Caracas, 6 de julio de 2026.- El Gobierno de Venezuela ha anunciado un ambicioso plan para dar respuesta a la crisis de vivienda provocada por el doble terremoto del pasado 24 de junio, en el que más de 17.000 personas quedaron sin hogar. Sin embargo, economistas y urbanistas advierten que las promesas oficiales de una reconstrucción rápida chocan con la realidad financiera y estructural del país.
La presidenta encargada, Delcy Rodríguez, aseguró que el Ministerio de Vivienda y Hábitat trabaja en proyectos para ofrecer “miles de soluciones habitacionales antes de fin de año”, aunque sin precisar si se tratará de viviendas definitivas, refugios temporales o programas de reubicación.

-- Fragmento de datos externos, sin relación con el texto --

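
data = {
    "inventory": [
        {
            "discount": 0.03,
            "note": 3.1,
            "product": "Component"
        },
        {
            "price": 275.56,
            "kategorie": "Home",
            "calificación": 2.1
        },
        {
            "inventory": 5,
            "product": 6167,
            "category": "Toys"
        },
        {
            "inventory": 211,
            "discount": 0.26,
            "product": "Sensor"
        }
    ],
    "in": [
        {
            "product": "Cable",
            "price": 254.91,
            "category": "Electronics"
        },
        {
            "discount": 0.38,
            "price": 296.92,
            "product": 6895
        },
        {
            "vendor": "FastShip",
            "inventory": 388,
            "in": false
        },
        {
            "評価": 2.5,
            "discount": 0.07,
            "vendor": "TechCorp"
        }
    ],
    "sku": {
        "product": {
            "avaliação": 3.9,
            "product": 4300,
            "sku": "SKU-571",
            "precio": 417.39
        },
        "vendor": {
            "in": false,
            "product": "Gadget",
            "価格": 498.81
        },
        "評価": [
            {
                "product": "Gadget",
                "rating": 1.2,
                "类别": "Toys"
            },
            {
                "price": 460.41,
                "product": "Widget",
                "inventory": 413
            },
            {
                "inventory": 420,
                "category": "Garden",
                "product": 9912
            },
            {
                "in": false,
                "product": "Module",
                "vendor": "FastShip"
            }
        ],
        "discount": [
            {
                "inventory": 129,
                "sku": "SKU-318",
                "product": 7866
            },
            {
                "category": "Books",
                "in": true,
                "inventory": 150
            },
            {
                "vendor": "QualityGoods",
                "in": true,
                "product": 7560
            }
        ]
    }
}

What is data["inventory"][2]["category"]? "Toys"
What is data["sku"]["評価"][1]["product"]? "Widget"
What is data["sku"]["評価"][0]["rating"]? 1.2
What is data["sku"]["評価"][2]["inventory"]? 420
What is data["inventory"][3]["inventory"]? 211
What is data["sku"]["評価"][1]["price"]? 460.41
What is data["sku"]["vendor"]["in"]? False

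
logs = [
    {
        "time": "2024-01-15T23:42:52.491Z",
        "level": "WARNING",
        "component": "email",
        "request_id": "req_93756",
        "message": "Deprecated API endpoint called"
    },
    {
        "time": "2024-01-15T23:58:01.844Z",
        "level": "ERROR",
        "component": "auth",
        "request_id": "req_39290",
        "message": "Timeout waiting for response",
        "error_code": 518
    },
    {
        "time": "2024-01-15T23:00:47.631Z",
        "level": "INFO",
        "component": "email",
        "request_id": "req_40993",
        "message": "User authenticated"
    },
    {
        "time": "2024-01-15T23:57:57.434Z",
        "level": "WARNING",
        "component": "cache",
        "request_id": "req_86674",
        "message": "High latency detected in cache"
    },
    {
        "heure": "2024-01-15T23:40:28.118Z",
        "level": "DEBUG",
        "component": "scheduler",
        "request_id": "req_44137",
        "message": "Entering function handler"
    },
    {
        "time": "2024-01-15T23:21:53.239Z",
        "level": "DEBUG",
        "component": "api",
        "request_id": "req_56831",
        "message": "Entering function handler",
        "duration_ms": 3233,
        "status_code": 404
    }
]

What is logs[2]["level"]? "INFO"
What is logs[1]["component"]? "auth"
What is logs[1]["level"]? "ERROR"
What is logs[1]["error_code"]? 518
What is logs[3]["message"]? "High latency detected in cache"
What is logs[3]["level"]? "WARNING"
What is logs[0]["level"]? "WARNING"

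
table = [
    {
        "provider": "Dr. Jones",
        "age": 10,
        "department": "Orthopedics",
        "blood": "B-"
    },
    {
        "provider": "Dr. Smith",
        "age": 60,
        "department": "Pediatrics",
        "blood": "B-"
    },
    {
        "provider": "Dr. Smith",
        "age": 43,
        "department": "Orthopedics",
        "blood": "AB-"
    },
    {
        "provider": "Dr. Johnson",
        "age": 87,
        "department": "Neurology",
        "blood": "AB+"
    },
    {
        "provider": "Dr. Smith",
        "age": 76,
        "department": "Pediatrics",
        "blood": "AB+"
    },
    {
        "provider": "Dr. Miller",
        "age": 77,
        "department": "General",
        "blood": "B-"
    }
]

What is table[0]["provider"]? "Dr. Jones"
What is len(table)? 6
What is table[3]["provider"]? "Dr. Johnson"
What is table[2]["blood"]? "AB-"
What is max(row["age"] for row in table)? 87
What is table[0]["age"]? 10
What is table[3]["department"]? "Neurology"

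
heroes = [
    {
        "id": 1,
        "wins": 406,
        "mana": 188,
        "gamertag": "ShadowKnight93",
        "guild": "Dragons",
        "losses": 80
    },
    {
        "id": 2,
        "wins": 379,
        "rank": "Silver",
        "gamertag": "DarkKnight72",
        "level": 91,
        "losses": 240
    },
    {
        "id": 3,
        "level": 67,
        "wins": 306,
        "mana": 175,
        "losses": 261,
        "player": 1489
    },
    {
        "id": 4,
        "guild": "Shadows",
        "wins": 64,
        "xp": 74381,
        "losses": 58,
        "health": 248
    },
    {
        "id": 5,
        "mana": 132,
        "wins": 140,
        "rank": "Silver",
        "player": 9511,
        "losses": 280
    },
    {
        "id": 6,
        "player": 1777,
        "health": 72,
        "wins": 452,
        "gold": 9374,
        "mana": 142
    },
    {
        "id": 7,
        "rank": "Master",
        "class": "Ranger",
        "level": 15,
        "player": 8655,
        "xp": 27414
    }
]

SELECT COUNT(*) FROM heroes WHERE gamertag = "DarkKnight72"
1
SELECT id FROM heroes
[1, 2, 3, 4, 5, 6, 7]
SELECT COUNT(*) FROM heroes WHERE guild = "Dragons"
1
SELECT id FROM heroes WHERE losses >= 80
[1, 2, 3, 5]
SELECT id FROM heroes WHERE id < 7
[1, 2, 3, 4, 5, 6]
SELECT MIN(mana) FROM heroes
132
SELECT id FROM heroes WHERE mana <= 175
[3, 5, 6]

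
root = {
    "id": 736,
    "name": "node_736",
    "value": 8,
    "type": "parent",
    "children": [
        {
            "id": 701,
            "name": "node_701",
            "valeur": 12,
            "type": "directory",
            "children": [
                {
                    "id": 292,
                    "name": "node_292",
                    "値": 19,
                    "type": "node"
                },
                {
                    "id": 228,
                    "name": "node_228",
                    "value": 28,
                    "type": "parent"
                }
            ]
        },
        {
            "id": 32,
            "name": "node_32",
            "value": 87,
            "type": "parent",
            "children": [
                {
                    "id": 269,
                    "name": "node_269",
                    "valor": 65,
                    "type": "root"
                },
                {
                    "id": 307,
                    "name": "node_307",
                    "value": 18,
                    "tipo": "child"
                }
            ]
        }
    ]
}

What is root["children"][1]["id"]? 32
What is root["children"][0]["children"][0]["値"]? 19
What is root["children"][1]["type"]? "parent"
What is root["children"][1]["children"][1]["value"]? 18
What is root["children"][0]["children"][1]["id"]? 228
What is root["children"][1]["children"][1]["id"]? 307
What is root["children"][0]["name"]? "node_701"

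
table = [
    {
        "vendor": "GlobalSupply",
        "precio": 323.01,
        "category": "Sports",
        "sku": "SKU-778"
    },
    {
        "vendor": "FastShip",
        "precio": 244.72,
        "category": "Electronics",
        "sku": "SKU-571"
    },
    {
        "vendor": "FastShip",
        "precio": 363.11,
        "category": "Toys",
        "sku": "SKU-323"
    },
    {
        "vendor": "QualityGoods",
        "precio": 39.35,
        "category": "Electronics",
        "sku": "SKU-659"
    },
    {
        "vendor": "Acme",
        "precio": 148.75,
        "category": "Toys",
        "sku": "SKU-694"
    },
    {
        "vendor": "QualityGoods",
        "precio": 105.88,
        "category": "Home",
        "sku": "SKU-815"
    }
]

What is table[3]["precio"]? 39.35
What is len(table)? 6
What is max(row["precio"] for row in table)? 363.11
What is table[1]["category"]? "Electronics"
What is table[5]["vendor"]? "QualityGoods"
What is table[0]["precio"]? 323.01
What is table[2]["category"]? "Toys"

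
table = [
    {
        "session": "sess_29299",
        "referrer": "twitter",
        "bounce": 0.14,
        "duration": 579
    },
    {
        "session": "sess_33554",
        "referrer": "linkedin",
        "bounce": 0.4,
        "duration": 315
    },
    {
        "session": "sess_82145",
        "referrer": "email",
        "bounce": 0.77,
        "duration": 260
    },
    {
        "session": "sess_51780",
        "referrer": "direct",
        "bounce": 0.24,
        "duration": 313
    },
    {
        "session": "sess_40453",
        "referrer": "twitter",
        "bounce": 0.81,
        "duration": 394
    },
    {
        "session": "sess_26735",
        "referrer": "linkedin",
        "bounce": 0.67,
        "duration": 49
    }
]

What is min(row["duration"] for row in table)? 49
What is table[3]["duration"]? 313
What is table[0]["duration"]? 579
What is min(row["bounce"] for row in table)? 0.14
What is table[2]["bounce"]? 0.77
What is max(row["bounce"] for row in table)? 0.81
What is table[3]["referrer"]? "direct"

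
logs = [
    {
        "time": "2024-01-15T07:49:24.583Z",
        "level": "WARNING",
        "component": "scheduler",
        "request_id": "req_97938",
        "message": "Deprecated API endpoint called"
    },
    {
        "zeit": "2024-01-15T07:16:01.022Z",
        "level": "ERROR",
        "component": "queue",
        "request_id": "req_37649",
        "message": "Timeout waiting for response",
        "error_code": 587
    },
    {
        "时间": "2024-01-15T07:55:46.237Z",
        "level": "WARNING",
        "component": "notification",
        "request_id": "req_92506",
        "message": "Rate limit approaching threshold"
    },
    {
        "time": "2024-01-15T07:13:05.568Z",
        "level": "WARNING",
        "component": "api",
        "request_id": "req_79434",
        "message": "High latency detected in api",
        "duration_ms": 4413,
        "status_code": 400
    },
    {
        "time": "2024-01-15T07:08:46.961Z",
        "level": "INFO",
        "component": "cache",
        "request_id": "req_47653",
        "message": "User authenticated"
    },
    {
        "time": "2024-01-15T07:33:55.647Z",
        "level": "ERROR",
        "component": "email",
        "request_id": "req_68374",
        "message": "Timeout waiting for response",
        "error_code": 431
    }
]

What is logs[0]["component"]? "scheduler"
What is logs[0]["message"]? "Deprecated API endpoint called"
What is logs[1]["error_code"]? 587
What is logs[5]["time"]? "2024-01-15T07:33:55.647Z"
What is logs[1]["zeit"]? "2024-01-15T07:16:01.022Z"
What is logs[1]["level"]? "ERROR"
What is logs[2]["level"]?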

La declaración fue realizada en el marco de la instalación de un comité especial de atención a los damnificados, en medio de una emergencia que, según cifras oficiales, ha dejado más de 17.000 personas sin vivienda tras el terremoto en Venezuela.
El Gobierno estima que la reconstrucción podría requerir entre 6.700 y 8.000 millones de dólares, según cálculos del Programa de Naciones Unidas para el Desarrollo y de firmas consultoras privadas. No obstante, especialistas consultados por medios internacionales como CNN en Español elevan la cifra hasta 12.000 o 15.000 millones, advirtiendo que la economía venezolana no tendría capacidad real para asumir ese nivel de gasto.
“El país no tiene holgura fiscal ni financiera para una reconstrucción de esta magnitud”, señaló el economista Asdrúbal Oliveros, quien advirtió que el proceso solo sería viable con apoyo internacional y una reestructuración profunda del aparato económico.
Un desafío que va más allá de la vivienda
Además del impacto habitacional, los expertos alertan de que la reconstrucción implica un problema multidimensional que incluye servicios públicos, planificación urbana y recuperación de infraestructuras básicas.
La urbanista Zulma Bolívar advirtió que Venezuela enfrenta un grave déficit de información y planificación: el último censo oficial data de 2011, lo que dificulta incluso dimensionar el alcance real de los daños.
“Hablar de soluciones en seis meses es una promesa sin sustento técnico. No existe capacidad operativa ni planificación suficiente para cumplir ese plazo”, afirmó.
En la misma línea, el ingeniero José De Viana calificó de “inviable” el plan gubernamental, señalando que la reconstrucción podría extenderse durante años, especialmente en un contexto de deterioro previo de los servicios públicos.
Presión social y riesgo de inestabilidad
El impacto social de la tragedia ya es evidente. Miles de familias permanecen en campamentos improvisados mientras esperan una respuesta estatal. En paralelo, analistas advierten que la falta de soluciones rápidas podría aumentar la tensión social y la inestabilidad interna.
El economista Oliveros alertó de que una reconstrucción mal ejecutada podría agravar la crisis: “El riesgo es que el proceso sea incompleto, ineficiente y que retrase aún más la recuperación del país”.
Mientras tanto, organizaciones sociales y expertos coinciden en que cualquier plan de reconstrucción deberá incorporar cooperación internacional, participación del sector privado y criterios técnicos independientes para evitar errores del pasado.